Tanto mi padre como yo regresamos a casa acompañados de aquel singular hombre que se convertiría en el invitado especial del día. Era la primera vez que escuchaba el nombre de Dimas, el apócrifo del buen ladrón, quien se dijo que fue crucificado junto a Jesucristo, aunque, este detalle, tampoco tendría mayor relevancia si no hubiese sido por su misteriosa despedida.
 Mi madre, tan previsora como siempre, había preparado una suculenta comida propia de las bodas de Caná. El invitado, muy educadamente, saludó a todos los miembros de la casa y, en especial a ella que era la anfitriona. Se sentó presidiendo la mesa y entre bocado y sorbo de vino comenzó el relato de su azarosa vida. Parecía increíble que aquella menuda persona fuese tan elocuente al narrar una vida que semejaba ser más inventada que vivida.
Dimas afirmó que había nacido en un pueblo junto al mar, pero, que su familia, compuesta por los padres y un total de siete hermanos, víctimas de la hambruna y la necesidad, se había trasladado a la estación del pueblo del que era oriundo mi padre, siendo éste el nexo que les unía. Dijo ser el menor de todos y afirmó, ufano, que para él era un privilegio haber nacido en el siglo XX como prolongación de la dinastía de su estirpe toda ella  decimonónica. Desde el principio demostró un avispado carácter que le hizo ganarse la simpatía del cura del pueblo y convertirse en el monaguillo que le ayudaba en las tareas de la misa diaria. Aseguró que, aunque era de moral piadosa, nunca pensó en procesar las órdenes religiosas, no obstante, se vio casi obligado a hacerlo al ser llamado a filas y así poder evitar el ser enviado al frente del Rif. Según afirmó no lo hizo por cobardía, aunque sí por precaución, pues conocía su escasa resistencia física. Dado a rezar y ayunar se adaptó con facilidad a la vida monástica, pero, con el paso del tiempo, comprendió que no estaba llamado a acabar sus días entre los muros conventuales. Tras la noticia del desastre de Annual, Dimas, vio la ocasión de regresar a la vida de extramuros y recorrer el mundo y así fue como comenzó su periplo aventurero. Con pocos recursos y mucha imaginación se las ingenió para viajar con todo vehículo que le llevase de un extremo a otro del país. Con sus hábitos y costumbres de antiguo fraile aprendió a vivir con poco y a pernoctar en los múltiples conventos que encontraba por su condición de antiguo monacal. Así transcurrió el tiempo hasta que decidió que debía sentar raíces y crear una familia. Volvió al pueblo donde buscó una esposa y se casó. Con ella tuvo tres hijos, pero una mala enfermedad pronto se la llevó de su lado.
Llegado a este punto del relato, Dimas, que había comido poco, pero sí bebido bastante, hizo un paréntesis en su relato como queriendo recapacitar de lo contado hasta ese momento.
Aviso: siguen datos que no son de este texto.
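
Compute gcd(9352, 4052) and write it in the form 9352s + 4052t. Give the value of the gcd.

Euclidean algorithm:
9352 = 2·4052 + 1248
4052 = 3·1248 + 308
1248 = 4·308 + 16
308 = 19·16 + 4
16 = 4·4 + 0
gcd(9352, 4052) = 4.
Back-substituting:
4 = 308 − 19·16
4 = −19·1248 + 77·308
4 = 77·4052 − 250·1248
4 = −250·9352 + 577·4052
So 4 = (-250)·9352 + (577)·4052.

4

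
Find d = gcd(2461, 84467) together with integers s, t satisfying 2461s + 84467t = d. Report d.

Repeated division:
84467 = 34·2461 + 793
2461 = 3·793 + 82
793 = 9·82 + 55
82 = 1·55 + 27
55 = 2·27 + 1
27 = 27·1 + 0
gcd(2461, 84467) = 1.
Working backward:
1 = 55 − 2·27
1 = −2·82 + 3·55
1 = 3·793 − 29·82
1 = −29·2461 + 90·793
1 = 90·84467 − 3089·2461
So 1 = (90)·84467 + (-3089)·2461.

1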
Continuó, pero esta vez, con menos precisiones en la narración de su vida y milagros. Poco a poco nos hizo caer en un profundo y extraño sueño.
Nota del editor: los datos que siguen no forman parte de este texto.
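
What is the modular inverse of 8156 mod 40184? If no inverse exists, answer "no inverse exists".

no inverse exists

Euclidean algorithm on 40184, 8156:
40184 = 4×8156 + 7560
8156 = 1×7560 + 596
7560 = 12×596 + 408
596 = 1×408 + 188
408 = 2×188 + 32
188 = 5×32 + 28
32 = 1×28 + 4
28 = 7×4 + 0
gcd(8156, 40184) = 4 ≠ 1, so 8156 has no multiplicative inverse modulo 40184.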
Recuerdo que cuando despertamos permanecíamos sentados a la mesa, aunque, Dimas, ya no estaba en la casa y en su lugar estaba la cuchara de madera que había utilizado para comer y donde aparecía dibujada la silueta de san Roque, cuya advocación, había sido la protagonista de aquel memorable día festivo.
Nunca más volví a ver Dimas, aunque en casa se habló de él durante mucho tiempo. Resultó un misterio su aparición casual y su misteriosa desaparición en un día tan principal.